My reasoning for the CPU core count to not increase was:
1) The A17 Pro didn't increase CPU core count, only GPU core count.
2) The higher clock frequency afforded by the N3 process was enough to make the relative performance of M3 vs A17 Pro, the M2 vs A15 and the M1 vs A14 about equal.
3) Manage higher fab costs and leave room for die growth in the M4, similar to how the die grew from M1 to M2.
Now, is it possible that the M3 Max could have 12P+4E? That would mean the M3 would have 6P+4E.
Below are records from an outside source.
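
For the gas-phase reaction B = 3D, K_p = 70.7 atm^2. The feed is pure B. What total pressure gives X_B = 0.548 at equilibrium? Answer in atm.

P = 5.62 atm

Basis: 1 mol B initially; let X = conversion of B. Extent ξ = X.
Moles: n_B = 1 − X; n_D = 3X.
Total moles n_T = 1 + 2X.
K_p = p_D^3 / (p_B) with p_i = (n_i/n_T)·P.
At X = 0.548: the mole-fraction product g(X) = Π y_i^ν_i = 2.238. Since K_p = g(X)·P^{2}, P = (K_p/g)^(1/2) = (70.7/2.238)^(1/2) = 5.62 atm.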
Here is a block diagram showing the relative die areas between the M1, M2 and the M2 if it was scaled down using the N3 process:
View attachment 2302643
Based on the diagram, 2 CPU P-cores and 2 GPU cores could be added if you allow the theoretical M3 die to have about the same width as the M2 die.
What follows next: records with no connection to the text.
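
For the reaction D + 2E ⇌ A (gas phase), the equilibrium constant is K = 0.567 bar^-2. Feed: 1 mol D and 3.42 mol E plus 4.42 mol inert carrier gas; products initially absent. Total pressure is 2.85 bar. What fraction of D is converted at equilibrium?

X = 0.341

Basis: 1 mol D initially; let X = conversion of D. Extent ξ = X.
At extent ξ: n_D = 1 − X; n_E = 3.42 − 2X; n_A = X; n_I = 4.42 (inert).
n_T = Σnᵢ = 8.84 − 2X.
y_i = n_i/n_T, p_i = y_i·P. K = p_A / (p_D p_E^2).
This yields a degree-3 equation in X; solving on (0,1), X = 0.341.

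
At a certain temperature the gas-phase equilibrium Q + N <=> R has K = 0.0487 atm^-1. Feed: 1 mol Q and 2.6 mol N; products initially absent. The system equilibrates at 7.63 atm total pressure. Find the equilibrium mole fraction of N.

y_N = 0.705

Basis: 1 mol Q initially; let X = conversion of Q. Extent ξ = X.
At extent ξ: n_Q = 1 − X; n_N = 2.6 − X; n_R = X.
Total moles n_T = 3.6 − X.
Mole fractions y_i = n_i/n_T; K = p_R / (p_Q p_N) with p_i = y_i·P.
Equating to 0.0487 atm^-1 and solving on 0 < X < 1: X = 0.208.
Then n_N = 2.39, n_T = 3.39, so y_N = 0.705.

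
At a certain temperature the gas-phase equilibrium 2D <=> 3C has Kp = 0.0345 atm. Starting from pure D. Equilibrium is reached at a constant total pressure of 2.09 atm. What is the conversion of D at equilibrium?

Take 1 mol D as basis and let X be its fractional conversion, so ξ = 0.5X.
At extent ξ: n_D = 1 − X; n_C = 1.5X.
Summing: n_T = 1 + 0.5X.
With p_i = (n_i/n_T)P, Kp = p_C^3 / (p_D^2).
This yields a degree-3 equation in X; solving on (0,1), X = 0.155.

X = 0.155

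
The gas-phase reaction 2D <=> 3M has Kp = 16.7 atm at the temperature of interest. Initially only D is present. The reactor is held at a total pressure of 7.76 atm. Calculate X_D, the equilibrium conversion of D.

Let X = conversion of D (basis 1 mol D); extent of reaction ξ = 0.5X.
Moles: n_D = 1 − X; n_M = 1.5X.
Total moles n_T = 1 + 0.5X.
y_i = n_i/n_T, p_i = y_i·P. Kp = p_M^3 / (p_D^2).
Substituting and setting equal to 16.7 atm gives a polynomial in X; the root in (0,1) is X = 0.549.

X = 0.549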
The consequence of the M3 Max having 4 additional P-cores means that it would be in i9-13900KS/M2 Ultra territory in terms of multi-core performance, which feels a bit ridiculous considering the M2 Max is currently 20% slower then the M1 Ultra.
However, Intel's upcoming Meteor Lake will have up to 6 P-cores, so who knows, maybe the 12P+4E prediction will be correct.